Opioid receptors, mainly the μ opioid receptor, a member of the opioid neuromodulatory system and of the large family of G protein-coupled receptors, are the prominent pharmacological target for the treatment of moderate to severe pain and are of therapeutic value for the management of abuse of methamphetamines, opioids, cannabis, alcohol, and other drugs [19,20,21,22,23,24,25,26,27,28,29]. The mechanism of action by which opioids such as buprenorphine or methadone prevent or decrease methamphetamine craving and dependence is not fully understood; however, there are fundamental and basic interactions between the endogenous opioid neuropeptide systems and dopamine.

Naltrexone, which is an opioid antagonist, reduces and interrupts the interactions between dopamine and endogenous opioid neuropeptide systems [19,20,21]. We theorized that opioid medications such as buprenorphine can enrich and improve the interactions between dopamine and endogenous opioid neuropeptide systems.

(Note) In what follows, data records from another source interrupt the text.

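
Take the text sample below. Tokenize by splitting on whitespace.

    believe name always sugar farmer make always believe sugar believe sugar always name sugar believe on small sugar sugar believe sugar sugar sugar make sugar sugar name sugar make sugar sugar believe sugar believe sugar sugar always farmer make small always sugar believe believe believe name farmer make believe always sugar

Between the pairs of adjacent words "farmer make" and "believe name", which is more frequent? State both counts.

"farmer make": 3 occurrences
"believe name": 2 occurrences

"farmer make" (3 vs 2)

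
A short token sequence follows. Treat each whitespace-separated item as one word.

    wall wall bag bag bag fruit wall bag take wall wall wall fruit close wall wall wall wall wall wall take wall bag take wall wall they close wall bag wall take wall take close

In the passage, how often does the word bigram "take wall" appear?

4

Scanning the 34 overlapping bigram windows for "take wall":
  position 9–10: take wall
  position 21–22: take wall
  position 24–25: take wall
  position 32–33: take wall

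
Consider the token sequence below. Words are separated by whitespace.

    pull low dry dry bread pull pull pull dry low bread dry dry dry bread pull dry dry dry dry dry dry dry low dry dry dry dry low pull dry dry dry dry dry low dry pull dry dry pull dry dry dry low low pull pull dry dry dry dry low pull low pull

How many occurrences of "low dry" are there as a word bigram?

3

Scanning the 55 overlapping bigram windows for "low dry":
  position 2–3: low dry
  position 24–25: low dry
  position 36–37: low dry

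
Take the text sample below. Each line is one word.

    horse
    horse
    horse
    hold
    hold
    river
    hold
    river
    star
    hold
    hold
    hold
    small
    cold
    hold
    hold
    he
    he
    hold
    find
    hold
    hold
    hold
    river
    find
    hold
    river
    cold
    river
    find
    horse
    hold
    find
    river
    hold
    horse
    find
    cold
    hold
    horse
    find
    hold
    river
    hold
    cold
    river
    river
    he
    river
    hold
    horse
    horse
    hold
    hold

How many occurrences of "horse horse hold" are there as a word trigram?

2

Scanning the 52 overlapping trigram windows for "horse horse hold":
  position 2–4: horse horse hold
  position 51–53: horse horse hold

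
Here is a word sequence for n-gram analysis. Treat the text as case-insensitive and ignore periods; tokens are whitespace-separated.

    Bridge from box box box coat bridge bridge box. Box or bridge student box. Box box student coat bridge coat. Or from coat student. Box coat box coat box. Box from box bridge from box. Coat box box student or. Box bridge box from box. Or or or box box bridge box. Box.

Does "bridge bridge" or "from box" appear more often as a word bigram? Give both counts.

"bridge bridge": 1 occurrence
"from box": 4 occurrences

"from box" (4 vs 1)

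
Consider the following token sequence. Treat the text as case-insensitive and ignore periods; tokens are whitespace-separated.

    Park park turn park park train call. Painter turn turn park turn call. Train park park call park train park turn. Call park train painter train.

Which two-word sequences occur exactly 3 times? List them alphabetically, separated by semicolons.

park park; park train; park turn

Bigram counts meeting the condition (exactly 3 times):
  park park: 3
  park train: 3
  park turn: 3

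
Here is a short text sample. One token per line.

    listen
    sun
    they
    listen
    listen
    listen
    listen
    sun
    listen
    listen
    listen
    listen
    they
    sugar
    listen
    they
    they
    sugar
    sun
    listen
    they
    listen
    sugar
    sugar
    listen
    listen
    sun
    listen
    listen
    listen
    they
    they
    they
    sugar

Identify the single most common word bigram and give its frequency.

"listen listen", 9 times

Bigram frequencies (highest first):
  listen listen: 9
  listen they: 4
  listen sun: 3
  sun listen: 3
  they sugar: 3
  they they: 3
  … (6 more, each ≤ 2)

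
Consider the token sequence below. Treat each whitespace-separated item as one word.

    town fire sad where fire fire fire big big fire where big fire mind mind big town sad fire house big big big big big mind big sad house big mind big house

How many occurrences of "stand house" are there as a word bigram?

0

Scanning the 32 overlapping bigram windows for "stand house":
  (none found)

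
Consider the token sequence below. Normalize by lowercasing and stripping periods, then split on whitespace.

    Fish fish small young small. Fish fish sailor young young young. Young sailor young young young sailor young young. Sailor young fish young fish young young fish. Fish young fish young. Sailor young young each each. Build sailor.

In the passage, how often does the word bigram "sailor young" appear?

Scanning the 37 overlapping bigram windows for "sailor young":
  position 8–9: sailor young
  position 13–14: sailor young
  position 17–18: sailor young
  position 20–21: sailor young
  position 32–33: sailor young

5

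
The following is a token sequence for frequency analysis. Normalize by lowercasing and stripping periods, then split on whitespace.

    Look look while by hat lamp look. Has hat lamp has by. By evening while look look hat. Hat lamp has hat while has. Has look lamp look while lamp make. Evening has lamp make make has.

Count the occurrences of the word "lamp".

Scanning the 37 tokens for "lamp":
  position 6: lamp
  position 10: lamp
  position 20: lamp
  position 27: lamp
  position 30: lamp
  position 34: lamp

6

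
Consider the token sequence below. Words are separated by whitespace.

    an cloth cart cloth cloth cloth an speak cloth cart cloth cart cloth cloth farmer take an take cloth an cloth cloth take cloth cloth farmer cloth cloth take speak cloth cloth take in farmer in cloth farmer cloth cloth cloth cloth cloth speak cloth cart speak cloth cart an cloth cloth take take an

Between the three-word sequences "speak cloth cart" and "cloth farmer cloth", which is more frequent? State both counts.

"speak cloth cart" (3 vs 2)

"speak cloth cart": 3 occurrences
"cloth farmer cloth": 2 occurrences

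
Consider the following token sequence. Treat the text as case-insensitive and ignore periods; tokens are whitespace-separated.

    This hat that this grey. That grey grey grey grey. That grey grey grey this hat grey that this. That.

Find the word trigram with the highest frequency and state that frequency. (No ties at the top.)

Trigram frequencies (highest first):
  grey grey grey: 3
  grey that grey: 2
  that grey grey: 2
  this hat that: 1
  hat that this: 1
  that this grey: 1
  … (8 more, each ≤ 1)

"grey grey grey", 3 times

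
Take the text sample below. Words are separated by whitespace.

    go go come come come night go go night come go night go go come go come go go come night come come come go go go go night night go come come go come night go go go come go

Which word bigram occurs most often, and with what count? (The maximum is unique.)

Bigram frequencies (highest first):
  go go: 9
  go come: 7
  come go: 6
  come come: 5
  night go: 4
  come night: 3
  … (3 more, each ≤ 3)

"go go", 9 times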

The findings of this research study are supportive of the effect of buprenorphine for the management of methamphetamine craving. There was superiority of buprenorphine compared with methadone (P = 0.03). We advise buprenorphine as short-term and inpatient treatment to increase retention or even as long-term maintenance treatment to reduce relapse.

Limitations of the study

Although we did not have a no-medication control group or a group treated with placebo in addition to the groups treated with buprenorphine and methadone, the fact that the two medications differed significantly in decrease of methamphetamine craving can compensate for this limitation; comparing the mean of craving between buprenorphine and methadone groups, there is a significant difference- (P = 0.03). We require a follow-up study to observe what happens when subjects are discharged from a controlled environment. It would be required to specify whether buprenorphine prevents short-term or long-term relapse.

Conclusions

The outcomes indicated a considerable reduction not only in the craving within each of the two groups but also between the groups. We believe that buprenorphine is a safe, effective, and valuable medication for decreasing methamphetamine craving during methamphetamine withdrawal and more effective than methadone. We recommend consideration of buprenorphine as a treatment for methamphetamine craving during methamphetamine withdrawal. It is to be expected that craving declines over time without any treatment. So, the conclusion cannot be that methadone and buprenorphine both decrease the craving. Because the buprenorphine is superior to methadone, only buprenorphine surely decreases the craving.